Of Ludwig, who battled anguished self-doubt and depression for much of his life, and famously gave away his family fortune in favor of voluntary poverty, Waugh writes:
These were bad years for Ludwig. More than ever he was plagued by demons, unsettled by violent memories of war and grieving over the death of his closest friend. "Every day I think of Pinsent. He took half my life with him. The devil will take the other half." This bleak mental state can be observed through a series of confiding letters that he sent to an intellectual army friend, Paul Engelmann. "I have continually thought of taking my own life, and the idea still haunts me sometimes. I have sunk to the lowest point" and "I am in a state of mind that is terrible to me." He hoped and believed that teaching might save him from all of this, for he needed to be working every day "or else all the devils in hell will break loose inside me." As usual, he was consumed with self-loathing and described himself to Engelmann as "morally dead," "base," "stupied and rotten," and despite Tolstoy's injunction, he could not prevent himself from detesting most of the people around him.
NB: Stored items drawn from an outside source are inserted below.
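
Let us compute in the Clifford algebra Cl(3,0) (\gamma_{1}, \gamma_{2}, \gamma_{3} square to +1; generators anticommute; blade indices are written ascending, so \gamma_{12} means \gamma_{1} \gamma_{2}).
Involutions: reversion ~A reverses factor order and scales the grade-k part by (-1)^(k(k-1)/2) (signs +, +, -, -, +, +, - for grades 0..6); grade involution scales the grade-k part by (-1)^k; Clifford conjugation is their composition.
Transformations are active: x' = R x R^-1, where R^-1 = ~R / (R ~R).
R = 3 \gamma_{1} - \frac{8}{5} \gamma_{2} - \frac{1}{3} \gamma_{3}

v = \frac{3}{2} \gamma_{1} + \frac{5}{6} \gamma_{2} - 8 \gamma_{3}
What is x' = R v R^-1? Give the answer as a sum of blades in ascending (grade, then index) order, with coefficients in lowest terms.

~R = 3 \gamma_{1} - \frac{8}{5} \gamma_{2} - \frac{1}{3} \gamma_{3}, and R ~R = \frac{2626}{225}, so R^-1 = ~R / (\frac{2626}{225}).
R v = \frac{35}{6} + \frac{49}{10} \gamma_{12} - \frac{47}{2} \gamma_{13} + \frac{1177}{90} \gamma_{23}
Answer: \frac{1968}{1313} \gamma_{1} - \frac{19165}{7878} \gamma_{2} + \frac{20133}{2626} \gamma_{3}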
The Trattenbachers were "obnoxious, good-for-nothing and irresponsible," the Otterthalers "inhuman beings" and the people of Hassbach "repulsive grubs."
Yet this was the same man whose magnetic personality and massive intellect fascinated countless colleagues and students and whose last coherent words were "Tell them I've had a wonderful life!" Waugh's family chronicle is a fascinating collective psychological study, and a testament to paradoxical, inconsistent human nature.